With Messidor, our approach gives a competitive accuracy of \(73.1\,\%\) (with a standard error of \(\pm 0.12\)) compared to the accuracy obtained by mi-Graph,which however cannot provide IL predictions as a BL approach. With DR, our approach improves the state-of-the-art accuracy by \(\sim 4\,\%\). With UCSB, our approach achieves an AUC of 0.965 with a standard error of 0.001. Our Equal Error Rate was \(0.07\pm 0.002\), much smaller than the one reported in [12] (\(0.16\pm 0.03\)).

figure a

The figure on the right shows K (x-axis) vs. accuracy values (y-axis) for the DR dataset. As expected, increasing K improves the accuracy, saturating for \(K>150\). This figure also shows that the margin-based loss (Eq. (2)) outperforms the cross-entropy loss (Eq. (1)). The advantages of the margin-based loss are discussed in Sect. 3.

4.3 RNFL Visibility Classification

We used the public code from [3] for MILBoost and mi-SVM, taking care to select the parameters guaranteeing the fairest possible comparison. As a further basline, we implemented BL-SVM, a supervised linear SVM classifier trained on the image-level feature representations obtained by average-pooling the dictionary-encoded (size 200) SIFT features. The training images with consensus labels from the annotators were used for training for each cross-validation.
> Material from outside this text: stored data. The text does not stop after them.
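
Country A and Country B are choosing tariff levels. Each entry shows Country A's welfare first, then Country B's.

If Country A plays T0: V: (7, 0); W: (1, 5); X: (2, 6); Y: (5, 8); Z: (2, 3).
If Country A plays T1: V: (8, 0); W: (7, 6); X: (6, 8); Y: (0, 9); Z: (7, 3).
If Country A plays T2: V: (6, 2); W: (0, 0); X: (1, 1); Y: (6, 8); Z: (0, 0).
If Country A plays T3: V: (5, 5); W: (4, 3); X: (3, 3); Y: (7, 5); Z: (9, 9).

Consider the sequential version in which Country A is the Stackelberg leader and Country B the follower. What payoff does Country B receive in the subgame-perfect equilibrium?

Solve by backward induction (Country A leads).
- T0: Country B compares 0, 5, 6, 8, 3 and picks Y; Country A would get 5.
- T1: Country B compares 0, 6, 8, 9, 3 and picks Y; Country A would get 0.
- T2: Country B compares 2, 0, 1, 8, 0 and picks Y; Country A would get 6.
- T3: Country B compares 5, 3, 3, 5, 9 and picks Z; Country A would get 9.
Among 5, 0, 6, 9, the best is 9 at T3. Subgame-perfect outcome: (T3, Z) with payoffs (9, 9).

9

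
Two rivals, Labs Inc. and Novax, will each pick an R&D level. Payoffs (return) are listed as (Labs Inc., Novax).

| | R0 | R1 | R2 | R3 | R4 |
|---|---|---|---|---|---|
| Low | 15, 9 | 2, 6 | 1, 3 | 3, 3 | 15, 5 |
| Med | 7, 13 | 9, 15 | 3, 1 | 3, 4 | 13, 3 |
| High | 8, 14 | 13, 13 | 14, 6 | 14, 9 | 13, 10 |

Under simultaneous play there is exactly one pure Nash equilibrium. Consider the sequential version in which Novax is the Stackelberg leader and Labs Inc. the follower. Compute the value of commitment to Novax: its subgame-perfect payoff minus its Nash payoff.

4

Labs Inc. best-responds to each possible Novax move:
- R0: Labs Inc. compares 15, 7, 8 and picks Low; Novax would get 9.
- R1: Labs Inc. compares 2, 9, 13 and picks High; Novax would get 13.
- R2: Labs Inc. compares 1, 3, 14 and picks High; Novax would get 6.
- R3: Labs Inc. compares 3, 3, 14 and picks High; Novax would get 9.
- R4: Labs Inc. compares 15, 13, 13 and picks Low; Novax would get 5.
Novax's induced payoffs are 9, 13, 6, 9, 5, so Novax commits to R1. Subgame-perfect outcome: (High, R1) with payoffs (13, 13).
Now find the simultaneous Nash equilibrium.
Labs Inc.'s best replies: R0→Low; R1→High; R2→High; R3→High; R4→Low.
Novax's best replies: Low→R0; Med→R1; High→R0.
The unique mutual best reply is (Low, R0), giving (15, 9).
Novax's commitment gain: 13 − 9 = 4.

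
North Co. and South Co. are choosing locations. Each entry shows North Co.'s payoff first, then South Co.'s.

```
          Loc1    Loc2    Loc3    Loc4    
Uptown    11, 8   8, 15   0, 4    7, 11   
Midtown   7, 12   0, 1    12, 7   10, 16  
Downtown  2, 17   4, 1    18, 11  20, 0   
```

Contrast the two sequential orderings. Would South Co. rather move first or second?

second

If North Co. leads: South Co.'s best replies are Uptown→Loc2, Midtown→Loc4, Downtown→Loc1; North Co.'s induced payoffs 8, 10, 2; outcome (Midtown, Loc4), payoffs (10, 16).
If South Co. leads: North Co.'s best replies are Loc1→Uptown, Loc2→Uptown, Loc3→Downtown, Loc4→Downtown; South Co.'s induced payoffs 8, 15, 11, 0; outcome (Uptown, Loc2), payoffs (8, 15).
South Co. gets 15 moving first and 16 moving second, so South Co. prefers to move second.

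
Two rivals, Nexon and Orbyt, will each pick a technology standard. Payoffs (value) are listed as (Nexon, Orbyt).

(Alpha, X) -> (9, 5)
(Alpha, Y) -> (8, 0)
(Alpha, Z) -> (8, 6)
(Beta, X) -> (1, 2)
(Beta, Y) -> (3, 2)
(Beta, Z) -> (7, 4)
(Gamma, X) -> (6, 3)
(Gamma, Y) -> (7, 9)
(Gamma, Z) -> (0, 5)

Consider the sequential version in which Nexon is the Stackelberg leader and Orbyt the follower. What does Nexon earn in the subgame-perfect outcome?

8

Solve by backward induction (Nexon leads).
- Alpha → Orbyt plays Z (best of 5, 0, 6); Nexon gets 8.
- Beta → Orbyt plays Z (best of 2, 2, 4); Nexon gets 7.
- Gamma → Orbyt plays Y (best of 3, 9, 5); Nexon gets 7.
Among 8, 7, 7, the best is 8 at Alpha. Subgame-perfect outcome: (Alpha, Z) with payoffs (8, 6).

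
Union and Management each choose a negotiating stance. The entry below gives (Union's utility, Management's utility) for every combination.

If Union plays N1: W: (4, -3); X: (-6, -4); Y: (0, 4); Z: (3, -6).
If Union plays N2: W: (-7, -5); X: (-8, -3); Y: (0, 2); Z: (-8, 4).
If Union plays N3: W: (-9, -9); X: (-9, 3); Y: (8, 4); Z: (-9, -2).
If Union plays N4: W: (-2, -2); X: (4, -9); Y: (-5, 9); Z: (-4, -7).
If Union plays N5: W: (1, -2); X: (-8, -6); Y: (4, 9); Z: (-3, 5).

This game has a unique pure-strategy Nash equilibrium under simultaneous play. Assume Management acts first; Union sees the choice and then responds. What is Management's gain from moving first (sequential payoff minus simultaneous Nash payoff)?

Solve by backward induction (Management leads).
- W: BR = N1, leader payoff -3.
- X: BR = N4, leader payoff -9.
- Y: BR = N3, leader payoff 4.
- Z: BR = N1, leader payoff -6.
Among -3, -9, 4, -6, the best is 4 at Y. Subgame-perfect outcome: (N3, Y) with payoffs (8, 4).
For the simultaneous game, intersect best replies.
Union's best replies: W→N1; X→N4; Y→N3; Z→N1.
Management's best replies: N1→Y; N2→Z; N3→Y; N4→Y; N5→Y.
Only (N3, Y) has each player best-responding; Nash payoffs (8, 4).
Management's commitment gain: 4 − 4 = 0.

0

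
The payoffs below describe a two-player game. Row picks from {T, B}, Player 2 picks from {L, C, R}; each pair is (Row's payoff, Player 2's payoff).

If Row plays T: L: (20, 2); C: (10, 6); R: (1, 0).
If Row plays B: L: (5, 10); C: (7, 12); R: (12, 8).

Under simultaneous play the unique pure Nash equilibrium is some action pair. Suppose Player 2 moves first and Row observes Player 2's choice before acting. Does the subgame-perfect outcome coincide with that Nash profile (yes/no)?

Solve by backward induction (Player 2 leads).
- L: Row compares 20, 5 and picks T; Player 2 would get 2.
- C: Row compares 10, 7 and picks T; Player 2 would get 6.
- R: Row compares 1, 12 and picks B; Player 2 would get 8.
Maximizing over 2, 6, 8, Player 2 chooses R. Subgame-perfect outcome: (B, R) with payoffs (12, 8).
Under simultaneous play:
Row's best replies: L→T; C→T; R→B.
Player 2's best replies: T→C; B→C.
The unique mutual best reply is (T, C), giving (10, 6).
Sequential outcome (B, R) differs from the Nash profile (T, C).

no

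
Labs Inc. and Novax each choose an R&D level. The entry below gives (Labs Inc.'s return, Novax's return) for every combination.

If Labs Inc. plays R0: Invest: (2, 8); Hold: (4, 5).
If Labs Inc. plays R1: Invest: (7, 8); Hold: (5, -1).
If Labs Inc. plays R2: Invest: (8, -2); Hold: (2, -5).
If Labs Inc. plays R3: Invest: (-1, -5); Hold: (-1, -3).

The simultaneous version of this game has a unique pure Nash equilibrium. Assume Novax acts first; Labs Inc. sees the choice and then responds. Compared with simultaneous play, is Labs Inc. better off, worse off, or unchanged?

Labs Inc. best-responds to each possible Novax move:
- Invest: Labs Inc. compares 2, 7, 8, -1 and picks R2; Novax would get -2.
- Hold: Labs Inc. compares 4, 5, 2, -1 and picks R1; Novax would get -1.
Maximizing over -2, -1, Novax chooses Hold. Subgame-perfect outcome: (R1, Hold) with payoffs (5, -1).
For the simultaneous game, intersect best replies.
Labs Inc.'s best replies: Invest→R2; Hold→R1.
Novax's best replies: R0→Invest; R1→Invest; R2→Invest; R3→Hold.
The unique mutual best reply is (R2, Invest), giving (8, -2).
Labs Inc. earns 5 sequentially versus 8 at the Nash outcome: worse off.

worse off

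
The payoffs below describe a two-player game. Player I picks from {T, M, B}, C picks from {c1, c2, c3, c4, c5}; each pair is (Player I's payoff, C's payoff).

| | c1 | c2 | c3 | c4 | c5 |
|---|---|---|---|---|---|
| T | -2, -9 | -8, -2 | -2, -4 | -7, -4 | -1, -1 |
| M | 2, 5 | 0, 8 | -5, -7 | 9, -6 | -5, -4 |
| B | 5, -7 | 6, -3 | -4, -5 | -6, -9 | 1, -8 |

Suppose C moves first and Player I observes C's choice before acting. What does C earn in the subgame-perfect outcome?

Work backward from Player I's decision.
- c1 → Player I plays B (best of -2, 2, 5); C gets -7.
- c2 → Player I plays B (best of -8, 0, 6); C gets -3.
- c3 → Player I plays T (best of -2, -5, -4); C gets -4.
- c4 → Player I plays M (best of -7, 9, -6); C gets -6.
- c5 → Player I plays B (best of -1, -5, 1); C gets -8.
C's induced payoffs are -7, -3, -4, -6, -8, so C commits to c2. Subgame-perfect outcome: (B, c2) with payoffs (6, -3).

-3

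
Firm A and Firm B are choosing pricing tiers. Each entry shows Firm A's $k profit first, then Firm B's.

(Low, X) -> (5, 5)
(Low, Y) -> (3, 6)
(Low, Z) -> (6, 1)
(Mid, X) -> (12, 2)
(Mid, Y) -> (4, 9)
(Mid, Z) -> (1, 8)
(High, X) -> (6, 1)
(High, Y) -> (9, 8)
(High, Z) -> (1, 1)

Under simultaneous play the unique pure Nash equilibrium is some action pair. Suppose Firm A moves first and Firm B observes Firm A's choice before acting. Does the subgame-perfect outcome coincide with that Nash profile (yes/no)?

Backward induction with Firm A moving first.
- Low: BR = Y, leader payoff 3.
- Mid: BR = Y, leader payoff 4.
- High: BR = Y, leader payoff 9.
Maximizing over 3, 4, 9, Firm A chooses High. Subgame-perfect outcome: (High, Y) with payoffs (9, 8).
Under simultaneous play:
Firm A's best replies: X→Mid; Y→High; Z→Low.
Firm B's best replies: Low→Y; Mid→Y; High→Y.
The unique mutual best reply is (High, Y), giving (9, 8).
Sequential outcome (High, Y) coincides with the Nash profile (High, Y).

yes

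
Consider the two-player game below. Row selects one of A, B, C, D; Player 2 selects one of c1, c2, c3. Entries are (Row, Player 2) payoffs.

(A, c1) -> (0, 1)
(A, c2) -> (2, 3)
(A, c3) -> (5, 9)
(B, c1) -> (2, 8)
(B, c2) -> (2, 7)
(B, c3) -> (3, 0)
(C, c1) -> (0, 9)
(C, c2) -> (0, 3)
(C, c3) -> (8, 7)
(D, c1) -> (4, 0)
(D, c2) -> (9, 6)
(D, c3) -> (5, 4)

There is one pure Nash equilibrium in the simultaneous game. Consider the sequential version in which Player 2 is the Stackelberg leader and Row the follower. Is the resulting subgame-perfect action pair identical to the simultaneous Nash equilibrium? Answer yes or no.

no

Work backward from Row's decision.
- c1 → Row plays D (best of 0, 2, 0, 4); Player 2 gets 0.
- c2 → Row plays D (best of 2, 2, 0, 9); Player 2 gets 6.
- c3 → Row plays C (best of 5, 3, 8, 5); Player 2 gets 7.
Maximizing over 0, 6, 7, Player 2 chooses c3. Subgame-perfect outcome: (C, c3) with payoffs (8, 7).
Under simultaneous play:
Row's best replies: c1→D; c2→D; c3→C.
Player 2's best replies: A→c3; B→c1; C→c1; D→c2.
Only (D, c2) has each player best-responding; Nash payoffs (9, 6).
Sequential outcome (C, c3) differs from the Nash profile (D, c2).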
Table 3 reports the results. Our approach gives better agreement with the annotators than other approaches. Over the entire RNFL dataset we found that the inter-annotator agreement is \(\mathcal {P}=82.99\,\%\) with a kappa value of \(\mathcal {K} = 0.6190\). Our approach gives higher agreement with the experienced annotator (A1) than the less-experienced one (A2). Notice that, although BL-SVM gives a competitive performance compared to our approach, it cannot give region-level predictions as a BL method. Figure 3 shows some region-level predictions by our approach.

Fig. 3.
figure 3

Example region-level predictions for test images. Top row: Images with rough annotations for visible RNFL regions. In the last two images RNFL is invisible. Second row: Region-level probabilities obtained by the proposed approach, where the high values (red) indicate the probable RNFL visible regions.

Table 3. Approaches and their agreements (\(\mathcal {P}\) and \(\mathcal {K}\) ± standard error) with different annotators (A1 and A2) for RNFL visibility classification. Note that the agreement between the two annotators is \(\mathcal {P}=82.99\,\%\) and \(\mathcal {K}=0.6190\).

5 Conclusions

The RNFL thickenss and its visibility have been posited as biomarkers for neurodegenerative conditions. We have proposed a novel MIL method to assess the visibility (visible/not visible) of the RNFL in fundus camera images, which would enable screening of much larger patient volumes than OCT. In addition, our approach locates visible RNFL regions from image-level training labels.

Experiments suggest that our margin-based loss solution performs better than the cross-entropy loss used by existing EB MIL approaches [8, 9, 12]. Experiments with a local RNFL and 3 public medical image datasets show considerable improvements compared to the state-of-the-art. Future work will address the associations of RNFL visibility with brain features and patient outcome.